At their historic first meeting in 1972, Mao TseTung chose Lung Ching Dragonwell to serve to Richard Nixon. More importantly for our story though, the tea was brewed in water from the LongJing Spring at West Lake – where the tea originated from. The spring water is said to be clear, light and sweet adding delightful flavours to an already delightful tea. Was this overkill – or is water important to your tea brewing process?
Well, water is what your tea is steeped in – so the importance of the quality of the water you use is almost as significant as the quality of the tea that you use to steep into that water. The truth is that the same tea leaves, steeped in the exact same way will taste differently in different parts of the world. Clarity, colour and taste are the most important characterisitcs to any tea – and the clarity can be adversely affected by the mineral content in your water.

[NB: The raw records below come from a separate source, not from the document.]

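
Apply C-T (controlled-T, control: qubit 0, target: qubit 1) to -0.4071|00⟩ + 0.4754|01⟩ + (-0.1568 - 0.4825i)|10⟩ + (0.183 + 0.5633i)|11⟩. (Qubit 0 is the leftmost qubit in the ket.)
-0.4071|00⟩ + 0.4754|01⟩ + (-0.1568 - 0.4825i)|10⟩ + (-0.2689 + 0.5277i)|11⟩

C-T leaves the control-|0⟩ kets |00⟩, |01⟩ unchanged and applies T to qubit 1 on the control-|1⟩ pair (|10⟩, |11⟩).
T = [[1, 0], [0, (1/√2 + (1/√2)i)]].
With a = amp(|10⟩) = (-0.1568 - 0.4825i) and b = amp(|11⟩) = (0.183 + 0.5633i):
new amp(|10⟩) = (1)·a = (-0.1568 - 0.4825i)
new amp(|11⟩) = (1/√2 + (1/√2)i)·b = (-0.2689 + 0.5277i)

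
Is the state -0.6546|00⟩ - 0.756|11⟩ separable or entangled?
Entangled

Writing the state as a|00⟩ + b|01⟩ + c|10⟩ + d|11⟩, it is a product state iff ad − bc = 0.
Here (a, b, c, d) = (-0.6546, 0, 0, -0.756): ad − bc = (-0.6546)(-0.756) − (0)(0) = 0.4949 ≠ 0, so the state is entangled.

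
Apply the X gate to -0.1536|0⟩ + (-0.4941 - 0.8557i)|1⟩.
(-0.4941 - 0.8557i)|0⟩ - 0.1536|1⟩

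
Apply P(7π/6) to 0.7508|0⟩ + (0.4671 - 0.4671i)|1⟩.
0.7508|0⟩ + (-0.6381 + 0.171i)|1⟩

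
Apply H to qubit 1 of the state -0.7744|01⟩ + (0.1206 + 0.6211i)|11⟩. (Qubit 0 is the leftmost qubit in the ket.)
-0.5476|00⟩ + 0.5476|01⟩ + (0.08528 + 0.4392i)|10⟩ + (-0.08528 - 0.4392i)|11⟩

H on qubit 1 mixes each pair of kets that differ only in qubit 1: amplitudes (a, b) of (|…0…⟩, |…1…⟩) become ((a + b)/√2, (a − b)/√2). Kets absent from the input have amplitude 0.
(|00⟩, |01⟩): (a, b) = (0, -0.7744) → (-0.5476, 0.5476)
(|10⟩, |11⟩): (a, b) = (0, (0.1206 + 0.6211i)) → ((0.08528 + 0.4392i), (-0.08528 - 0.4392i))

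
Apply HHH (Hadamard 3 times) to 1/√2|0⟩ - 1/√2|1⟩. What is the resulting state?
|1⟩

H² = I, so H^3 = H: a single Hadamard. With (a, b) = (1/√2, -1/√2), H gives ((a + b)/√2, (a − b)/√2) = (0, 1).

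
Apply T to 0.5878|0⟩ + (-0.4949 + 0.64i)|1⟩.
0.5878|0⟩ + (-0.8025 + 0.1026i)|1⟩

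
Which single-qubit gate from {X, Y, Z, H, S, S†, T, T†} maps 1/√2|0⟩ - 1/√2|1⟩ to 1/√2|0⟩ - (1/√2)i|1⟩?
S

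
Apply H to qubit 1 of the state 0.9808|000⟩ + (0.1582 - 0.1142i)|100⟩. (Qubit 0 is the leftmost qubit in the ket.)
0.6935|000⟩ + 0.6935|010⟩ + (0.1119 - 0.08075i)|100⟩ + (0.1119 - 0.08075i)|110⟩

H on qubit 1 mixes each pair of kets that differ only in qubit 1: amplitudes (a, b) of (|…0…⟩, |…1…⟩) become ((a + b)/√2, (a − b)/√2). Kets absent from the input have amplitude 0.
(|000⟩, |010⟩): (a, b) = (0.9808, 0) → (0.6935, 0.6935)
(|100⟩, |110⟩): (a, b) = ((0.1582 - 0.1142i), 0) → ((0.1119 - 0.08075i), (0.1119 - 0.08075i))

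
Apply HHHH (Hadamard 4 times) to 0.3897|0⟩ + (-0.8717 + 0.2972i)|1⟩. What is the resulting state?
0.3897|0⟩ + (-0.8717 + 0.2972i)|1⟩

H² = I, so an even number of Hadamards cancels: H^4 = I and the state is unchanged.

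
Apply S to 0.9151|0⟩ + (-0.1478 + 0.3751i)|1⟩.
0.9151|0⟩ + (-0.3751 - 0.1478i)|1⟩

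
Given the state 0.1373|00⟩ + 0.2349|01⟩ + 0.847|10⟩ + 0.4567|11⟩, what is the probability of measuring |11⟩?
0.2086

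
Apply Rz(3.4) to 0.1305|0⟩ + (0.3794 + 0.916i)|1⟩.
(-0.01681 - 0.1294i)|0⟩ + (-0.9572 + 0.2582i)|1⟩

Rz(3.4) = [[e^(−iθ/2), 0], [0, e^(iθ/2)]] with e^(±iθ/2) = cos(θ/2) ± i·sin(θ/2); θ = 3.4, cos(θ/2) ≈ -0.128844, sin(θ/2) ≈ 0.991665.
With a = amp(|0⟩) = 0.1305 and b = amp(|1⟩) = (0.3794 + 0.916i):
new amp(|0⟩) = (-0.128844 - 0.991665i)·a = (-0.01681 - 0.1294i)
new amp(|1⟩) = (-0.128844 + 0.991665i)·b = (-0.9572 + 0.2582i)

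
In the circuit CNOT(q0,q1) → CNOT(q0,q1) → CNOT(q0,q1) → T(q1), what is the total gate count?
4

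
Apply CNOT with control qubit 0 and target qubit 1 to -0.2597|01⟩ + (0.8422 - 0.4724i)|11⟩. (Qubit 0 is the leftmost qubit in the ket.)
-0.2597|01⟩ + (0.8422 - 0.4724i)|10⟩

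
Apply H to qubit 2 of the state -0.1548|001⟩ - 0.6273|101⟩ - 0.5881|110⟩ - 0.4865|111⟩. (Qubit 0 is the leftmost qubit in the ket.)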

The following are the primary problems with water that can affect the quality of your tea:
1. water hardness – is caused by a high mineral content – calcium and magnesium
2. chemical taste/odor – caused by chlorination of water and the presence of hydrogen sulfide
3. particulate matter/scale and lime accumulation –
That means…smell your water – if it smells like chemicals, don’t use it. If the water in your area is high in minerals – then try a filtration system, either a built in one or a simple Brita filter. Alternatively, you can use bottled water.
The fundamental message…care as much about the water you use for your tea, as the tea you are using – it is afterall 99.9% of what you’re drinking.